Date of Interview: 7 October 2020
Travis Klempan served in the Navy for twelve years, deploying three times. He earned a degree in English literature from the US Naval Academy and master's degrees in creative writing from the Jack Kerouac School of Disembodied Poetics and ethics from the University of Colorado Law School. His fiction and poetry have appeared in Ash & Bones, Windmill, and Bombay Gin, among others, and his short stories have received recognition from the Veterans Writing Project, Line of Advance, and Flyway Journal.
MWSA: What do you think are the main benefits of being an MWSA member?
One of the most common answers to "What was your favorite part of being in the military" is "The people I served with." Now, having been out of uniform, I'm always looking for ways to stay connected with a community of like-minded but diverse people. MWSA seems like an organization with a common mission and a broad base of support. Knowing that other military writers face the same troubles and celebrate the same triumphs means that I'm not doing this alone.
MWSA: What do you hope readers "take away" from your novel Have Snakes, Need Birds?
Everyone is going to come to my book with their own life experiences and for their own reasons. I would love for people - especially military readers - to walk away from it with a sense of seeing something of themselves in it. HSNB has a huge cast of characters (and that's even after editing many storylines out or combining characters), so hopefully, they get a sense of how quirky men and women in the military can be, and how hard it should be to stereotype them. I also want people to respond in a deeper way since this isn't the "typical" war story. Sure, there are firefights and convoys, but there's a spiritual and mystical element at work that should unnerve people and make them think after they've put the book down. My biggest hope, though, is that they enjoy reading it and recommend it to a friend.
MWSA: What was the hardest part of writing Have Snakes, Need Birds?
More than the mechanics of getting a story onto the page, and editing it and cleaning it up so that it's sharp and tight and fluid and all those things, one of the hardest things to do - and still makes me pause each time I reread it - was to say goodbye to any character. It's a war story, but there's so much loss that it's hard to end a storyline or know that two characters will never get to reunite or meet and that people, even with fictional lives, have such an impact on everyone they meet.
MWSA: What's your next writing adventure?
Without giving away too much of the plot of HSNB, the main character Mack falls in love with a woman Sera (that much you can learn from the back cover). He loses Sera, though, in a way that he'll never get her back. However, Sera's best friend Mo - whose life continues on outside the events of HSNB - re-encounters Mack after he's left the military. Mo becomes the main character of her own story, and Mack is an important part of her journey. It's been tough to write and I really want to "get it right," but I hope to have a "follow-on" book (not a sequel) out next year or the year after, with a third and final follow-on after that.
MWSA: Any advice for new writers, or those who want to try their hand at writing?

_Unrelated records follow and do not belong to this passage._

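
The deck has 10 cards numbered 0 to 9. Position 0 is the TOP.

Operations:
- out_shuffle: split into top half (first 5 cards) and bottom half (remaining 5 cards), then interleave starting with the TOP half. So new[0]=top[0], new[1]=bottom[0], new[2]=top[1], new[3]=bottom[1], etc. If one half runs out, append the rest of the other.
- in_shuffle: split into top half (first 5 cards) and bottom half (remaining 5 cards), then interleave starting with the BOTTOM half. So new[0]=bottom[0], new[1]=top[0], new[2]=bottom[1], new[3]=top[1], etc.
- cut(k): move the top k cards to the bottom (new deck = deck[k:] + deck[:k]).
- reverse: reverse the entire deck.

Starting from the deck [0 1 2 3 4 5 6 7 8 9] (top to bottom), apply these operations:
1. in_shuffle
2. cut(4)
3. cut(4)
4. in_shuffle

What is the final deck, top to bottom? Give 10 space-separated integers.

After op 1 (in_shuffle): [5 0 6 1 7 2 8 3 9 4]
After op 2 (cut(4)): [7 2 8 3 9 4 5 0 6 1]
After op 3 (cut(4)): [9 4 5 0 6 1 7 2 8 3]
After op 4 (in_shuffle): [1 9 7 4 2 5 8 0 3 6]

Answer: 1 9 7 4 2 5 8 0 3 6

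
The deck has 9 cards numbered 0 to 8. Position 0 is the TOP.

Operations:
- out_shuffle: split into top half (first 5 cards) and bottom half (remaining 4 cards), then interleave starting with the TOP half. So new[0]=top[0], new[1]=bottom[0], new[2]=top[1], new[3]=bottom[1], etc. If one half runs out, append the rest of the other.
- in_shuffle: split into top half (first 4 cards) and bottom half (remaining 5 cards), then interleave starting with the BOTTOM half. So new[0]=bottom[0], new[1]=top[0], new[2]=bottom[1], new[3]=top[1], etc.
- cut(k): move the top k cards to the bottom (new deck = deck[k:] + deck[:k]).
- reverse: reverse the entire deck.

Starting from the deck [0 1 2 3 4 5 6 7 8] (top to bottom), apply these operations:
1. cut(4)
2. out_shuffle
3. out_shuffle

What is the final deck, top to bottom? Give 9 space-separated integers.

After op 1 (cut(4)): [4 5 6 7 8 0 1 2 3]
After op 2 (out_shuffle): [4 0 5 1 6 2 7 3 8]
After op 3 (out_shuffle): [4 2 0 7 5 3 1 8 6]

Answer: 4 2 0 7 5 3 1 8 6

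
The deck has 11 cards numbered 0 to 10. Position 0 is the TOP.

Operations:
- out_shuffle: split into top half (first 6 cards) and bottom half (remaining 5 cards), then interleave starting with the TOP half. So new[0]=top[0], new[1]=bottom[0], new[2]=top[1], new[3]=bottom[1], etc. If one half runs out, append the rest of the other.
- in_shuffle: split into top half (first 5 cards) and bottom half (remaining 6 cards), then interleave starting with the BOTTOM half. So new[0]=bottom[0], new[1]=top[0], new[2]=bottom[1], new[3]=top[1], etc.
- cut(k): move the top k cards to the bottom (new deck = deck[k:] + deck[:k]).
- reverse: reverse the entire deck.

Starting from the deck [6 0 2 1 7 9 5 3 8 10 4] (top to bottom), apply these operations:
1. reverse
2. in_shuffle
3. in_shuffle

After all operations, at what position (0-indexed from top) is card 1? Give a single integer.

Answer: 9

Derivation:
After op 1 (reverse): [4 10 8 3 5 9 7 1 2 0 6]
After op 2 (in_shuffle): [9 4 7 10 1 8 2 3 0 5 6]
After op 3 (in_shuffle): [8 9 2 4 3 7 0 10 5 1 6]
Card 1 is at position 9.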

Figure out who you're writing for and why. If you're writing for yourself, that's absolutely legitimate and no one should say otherwise. If you're writing for others, there are additional demands on what you write and how you broadcast it. Once you've released your writing into the world, it's not totally yours any longer. More practical advice: read, a lot. Join a writing group (even a virtual one) or take writing classes (Lighthouse Writers in Denver is just one example). Read some more. Don't be afraid to edit, edit, edit, and while you should take your work and your craft seriously, try not to take yourself too seriously.
MWSA: How has your military experience influenced you as a writer, and how did it influence your book Have Snakes, Need Birds?
I'll answer that second question first. To start, HSNB follows an Army sergeant deployed to a combat zone. I was an officer in the Navy, and while I was enlisted before that and while I deployed to Iraq, Mack's experiences were, by definition, very different from mine. However, I used the "improvise, adapt, and overcome" mentality that seems so useful and ubiquitous in the military to figure out what parts I needed to get "right" (language, ranks, dialogue), what parts I could "fudge" (the battalion Mack deploys with, the 33rd Infantry Regiment, hasn't been activated since the Korean War, which allowed me some latitude and flexibility), and what was the "most" important (the feel, the heat, the grit, the day-to-day and the big picture, along with the impending but delayed sense of doom). Generally speaking, I'm not quite as disciplined now in my personal life as I was in the military, but I still try to write or think about writing every day. I keep notes on my phone and computer and in a notebook, and I'm not joking when I say I do a lot of my writing in my head...it's just a gamble if I can get it out of there before I lose it.